The limitations are very real. Dennard scaling has been dead since the mid-2000s (that is, power use per unit area has been increasing, even though energy use per logic operation is very much dropping at leading edge nodes) which means an increasing fraction of all silicon has to be "dark", power-gated and only used for the rare accelerated workload. Additionally, recent nodes have seen very little improvement in SRAM cell size which is used for register files and caches. So perhaps we'll be seeing relatively smaller caches per core in the future, and the addition of eDRAM (either on-die or on a separate chiplet) as a new, slower L4 level to partially cope with that.
I'm ignorant of this space, but it seems like the obvious solution for heat dissipation is to layer lattices and not solid layers, in order to increase the overall surface area of the chip. I assume the manufacturing is too difficult...?
What if it went the other way and you got much larger die area dedicated to caches or even on-chip RAM, since that usage is relatively cheaper from a power/heat point of view? Or is the process different enough between the two that it just doesn't make sense to have them interwoven like that?
The point of SRAM, especially at the L1/L2 level is having an extremely high BW and extremely low latency (a few clock cycles). So it is not really an option to put them somewhere else (although L3 and as mentioned other lower level layers) can and are already being put into either separate chiplets in the same PCB w/extremely fast ring OR directly on top of the die (3D stacking).

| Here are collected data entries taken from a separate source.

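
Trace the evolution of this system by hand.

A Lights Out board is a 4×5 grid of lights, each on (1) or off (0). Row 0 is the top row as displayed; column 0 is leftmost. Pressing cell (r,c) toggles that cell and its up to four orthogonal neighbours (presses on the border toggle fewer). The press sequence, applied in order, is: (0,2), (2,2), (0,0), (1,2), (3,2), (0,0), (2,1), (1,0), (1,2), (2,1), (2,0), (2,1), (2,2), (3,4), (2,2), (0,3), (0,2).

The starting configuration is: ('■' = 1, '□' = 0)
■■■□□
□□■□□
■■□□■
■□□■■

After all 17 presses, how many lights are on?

0) ■■■□□
□□■□□
■■□□■
■□□■■
1) ■□□■□
□□□□□
■■□□■
■□□■■
2) ■□□■□
□□■□□
■□■■■
■□■■■
3) □■□■□
■□■□□
■□■■■
■□■■■
4) □■■■□
■■□■□
■□□■■
■□■■■
5) □■■■□
■■□■□
■□■■■
■■□□■
6) ■□■■□
□■□■□
■□■■■
■■□□■
7) ■□■■□
□□□■□
□■□■■
■□□□■
8) □□■■□
■■□■□
■■□■■
■□□□■
9) □□□■□
■□■□□
■■■■■
■□□□■
10) □□□■□
■■■□□
□□□■■
■■□□■
11) □□□■□
□■■□□
■■□■■
□■□□■
12) □□□■□
□□■□□
□□■■■
□□□□■
13) □□□■□
□□□□□
□■□□■
□□■□■
14) □□□■□
□□□□□
□■□□□
□□■■□
15) □□□■□
□□■□□
□□■■□
□□□■□
16) □□■□■
□□■■□
□□■■□
□□□■□
17) □■□■■
□□□■□
□□■■□
□□□■□

7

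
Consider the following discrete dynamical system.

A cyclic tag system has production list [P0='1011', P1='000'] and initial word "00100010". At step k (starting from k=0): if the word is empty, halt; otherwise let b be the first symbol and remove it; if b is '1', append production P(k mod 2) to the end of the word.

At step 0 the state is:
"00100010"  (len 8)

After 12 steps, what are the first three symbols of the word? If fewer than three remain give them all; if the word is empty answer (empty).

101

k=0  "00100010"  (len 8)
k=1  "0100010"  (len 7)
k=2  "100010"  (len 6)
k=3  "000101011"  (len 9)
k=4  "00101011"  (len 8)
k=5  "0101011"  (len 7)
k=6  "101011"  (len 6)
k=7  "010111011"  (len 9)
k=8  "10111011"  (len 8)
k=9  "01110111011"  (len 11)
k=10  "1110111011"  (len 10)
k=11  "1101110111011"  (len 13)
k=12  "101110111011000"  (len 15)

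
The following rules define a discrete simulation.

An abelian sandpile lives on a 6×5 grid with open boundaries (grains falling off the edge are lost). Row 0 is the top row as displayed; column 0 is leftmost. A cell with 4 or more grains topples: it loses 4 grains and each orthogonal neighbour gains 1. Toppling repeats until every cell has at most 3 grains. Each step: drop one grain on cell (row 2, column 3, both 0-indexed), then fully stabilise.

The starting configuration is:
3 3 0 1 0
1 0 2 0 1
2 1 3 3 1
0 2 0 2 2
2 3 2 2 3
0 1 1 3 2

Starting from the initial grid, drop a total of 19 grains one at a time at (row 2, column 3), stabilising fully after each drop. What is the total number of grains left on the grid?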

Yeah. The analogy for cache that I like to use is a table at the library. If you think about doing research (the old fashioned way) by looking through a library shelf by shelf and bringing books to your table to read through more closely. If you have a bigger table you can store more books which can speed your lookup times since you don’t need to get up and go back and forth to the shelves.
But at some point making your table larger just defeats the purpose of the library itself. Your table becomes the new library, and you have to walk around on it and look up things in these piles of books. So you make a smaller table in the middle of the big table.
Your fundamental limitation is how small you can make a memory cell, not how big you want to make a cache. That’s akin to making the books smaller print size so you can fit more on the same size table.
well, sorta, since caches are just sram+tag logic. you can parallelize tables, so that each remains fast, but it costs you power/heat. the decoder inherent to sram is what introduces the size-speed tradeoff.
I was ignoring the details on how SRAM works in favour of thinking about it physically. Most of those details just affect the average cell size at the end of the day.
The other physical aspect we’re dealing with is propagation delay and physical distance. That’s where the library analogy really shines: if there’s a minimum size to a book and a minimum size of you (the person doing the research) this corresponds roughly to minimum cell sizes and minimum wire pitch, so you’re ultimately limited in the density you can fit within a given volume.
A compiler AND processor design amateur here. (Latter in school.)
Once you have enough registers, having more mean lowers active utilization for any given instruction (bad use of space, vs. fast pipelined access to cached stack) or higher levels of parallel instruction dispatch (much greater complexity, and even greater inefficiency for branching misses).
Then you have to update instruction sets, which could be impossible given how tightly they fit in current instruction sizes.
Ergo, increasing register banks is a major architecture & platform change from hardware to software redesign, with heavy end user impact, and a fair chance of decreasing performance.
In contrast, anything that improves caching performance is a big non-disruptive win.
the caches are already ~75% of the space. you can't significantly increase that. On die ram is also relatively unlikely due to process differences. my best guess is more 3d cache chips. if we can get the interconnects small enough and fast enough, I could see a future where the logic is stacked on top of a dozen (physical) layers of stacked cache
AMD stacked cache is a significant increase and gives a huge boost in certain gaming scenarios, to the point that it's a 100% increase in certain games that rely on huge caches
Good question - but it would have to be a one of the kind that decrease latency not the one that decrease bandwidth. Maybe there is a way to achieve such.